The text also includes relevant clauses in the Copyright Act, establishing rules for internet application providers to manage profiles, pages, accounts, posts and personal data of the deceased, in which the heir shall be entitled to access the deceased’s personal page by presenting the death certificate.

The heirs’ right to the deceased’s digital assets with sentimental value would only not apply in the exceptional case of a requirement stated by the deceased in their will, declaring their wish for confidentiality or deletion of their personal data, in accordance with the deceased’s right to privacy and intimacy.

In the ruling handed down on April 26, 2024, in Appeal No. 1017379-58.2022.8.26.0068, the 3rd Chamber of Private Law of the São Paulo Court of Justice considered the affective value and recognized that digital assets are part of the inheritance of the deceased person, and therefore belong to the assets and are liable to be inherited by the heirs, even if not included in the will.

In this regard, the São Paulo Court of Appeals has been authorizing heirs’ access to the deceased person’s digital archive and ordering the unblocking and the transfer of digital memory to the heirs, in those cases in which the deceased person has not made a will to deny their access to his/her information.

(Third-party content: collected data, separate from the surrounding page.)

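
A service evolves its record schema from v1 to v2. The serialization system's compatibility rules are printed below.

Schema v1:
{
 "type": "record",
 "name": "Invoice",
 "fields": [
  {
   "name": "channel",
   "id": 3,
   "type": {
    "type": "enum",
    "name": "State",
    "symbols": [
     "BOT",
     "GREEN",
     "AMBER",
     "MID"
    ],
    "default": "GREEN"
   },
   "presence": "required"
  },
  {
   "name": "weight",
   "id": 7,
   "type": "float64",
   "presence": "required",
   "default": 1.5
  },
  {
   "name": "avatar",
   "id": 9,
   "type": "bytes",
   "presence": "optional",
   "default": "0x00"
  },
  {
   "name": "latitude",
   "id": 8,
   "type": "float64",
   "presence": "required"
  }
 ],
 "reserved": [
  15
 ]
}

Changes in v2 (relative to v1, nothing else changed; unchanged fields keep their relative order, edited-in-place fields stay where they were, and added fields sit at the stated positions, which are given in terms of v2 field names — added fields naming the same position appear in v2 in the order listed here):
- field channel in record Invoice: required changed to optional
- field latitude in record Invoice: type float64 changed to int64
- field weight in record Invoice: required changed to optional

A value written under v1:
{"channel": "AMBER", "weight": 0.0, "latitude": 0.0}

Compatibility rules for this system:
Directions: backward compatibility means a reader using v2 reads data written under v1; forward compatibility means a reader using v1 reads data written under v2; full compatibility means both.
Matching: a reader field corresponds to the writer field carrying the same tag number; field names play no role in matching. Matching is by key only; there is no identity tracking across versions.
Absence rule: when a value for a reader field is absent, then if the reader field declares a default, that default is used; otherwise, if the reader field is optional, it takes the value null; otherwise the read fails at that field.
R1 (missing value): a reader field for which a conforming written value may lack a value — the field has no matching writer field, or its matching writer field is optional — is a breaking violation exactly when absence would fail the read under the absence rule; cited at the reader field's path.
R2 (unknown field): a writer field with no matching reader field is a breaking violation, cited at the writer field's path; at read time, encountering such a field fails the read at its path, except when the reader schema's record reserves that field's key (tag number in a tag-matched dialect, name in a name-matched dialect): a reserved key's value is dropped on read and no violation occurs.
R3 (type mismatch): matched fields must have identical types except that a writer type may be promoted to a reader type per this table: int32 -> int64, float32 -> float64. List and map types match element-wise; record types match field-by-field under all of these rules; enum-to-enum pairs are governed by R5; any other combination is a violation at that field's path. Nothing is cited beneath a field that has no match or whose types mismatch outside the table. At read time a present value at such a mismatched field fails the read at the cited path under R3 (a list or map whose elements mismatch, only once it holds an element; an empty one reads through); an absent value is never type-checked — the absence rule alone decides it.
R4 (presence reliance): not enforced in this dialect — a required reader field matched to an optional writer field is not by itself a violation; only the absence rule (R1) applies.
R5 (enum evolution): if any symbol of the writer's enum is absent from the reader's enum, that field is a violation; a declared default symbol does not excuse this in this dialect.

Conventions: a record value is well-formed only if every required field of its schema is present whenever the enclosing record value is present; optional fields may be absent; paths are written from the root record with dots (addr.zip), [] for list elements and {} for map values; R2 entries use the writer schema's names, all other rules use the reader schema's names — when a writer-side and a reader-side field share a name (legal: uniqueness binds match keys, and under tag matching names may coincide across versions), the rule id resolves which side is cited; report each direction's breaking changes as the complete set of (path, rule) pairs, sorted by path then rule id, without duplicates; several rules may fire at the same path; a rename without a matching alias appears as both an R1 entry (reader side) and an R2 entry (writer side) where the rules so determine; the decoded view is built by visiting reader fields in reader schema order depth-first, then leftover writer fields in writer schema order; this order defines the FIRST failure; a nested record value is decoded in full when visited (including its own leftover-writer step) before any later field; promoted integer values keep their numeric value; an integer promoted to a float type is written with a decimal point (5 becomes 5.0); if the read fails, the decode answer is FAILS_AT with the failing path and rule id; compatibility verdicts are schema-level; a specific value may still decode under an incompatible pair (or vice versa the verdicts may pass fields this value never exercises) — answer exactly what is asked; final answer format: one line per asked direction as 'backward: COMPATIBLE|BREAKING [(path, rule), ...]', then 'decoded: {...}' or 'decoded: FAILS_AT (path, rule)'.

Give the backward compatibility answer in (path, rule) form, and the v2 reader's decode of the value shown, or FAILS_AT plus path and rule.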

It is also important to emphasize that the São Paulo Court of Justice understands that, in compliance with the principle of the autonomy of the will, the final will provisions of the deceased in the opposite order must be respected, those that require the total removal of personal data, or even the ones that establish the appointment of a specific “heir contact” , as occurs in the Terms of Service of Facebook to which the account owner agrees.

In these cases, the Court has ruled in favor of the individual’s choices about the destination of the account made on each social media platforms, or through any other legitimate tool.

For this reason, it is increasingly important to ensure that the disposal of digital memory assets is properly planned, including through a will, especially in the case of an objection to the assets inheriting to legitimate heirs.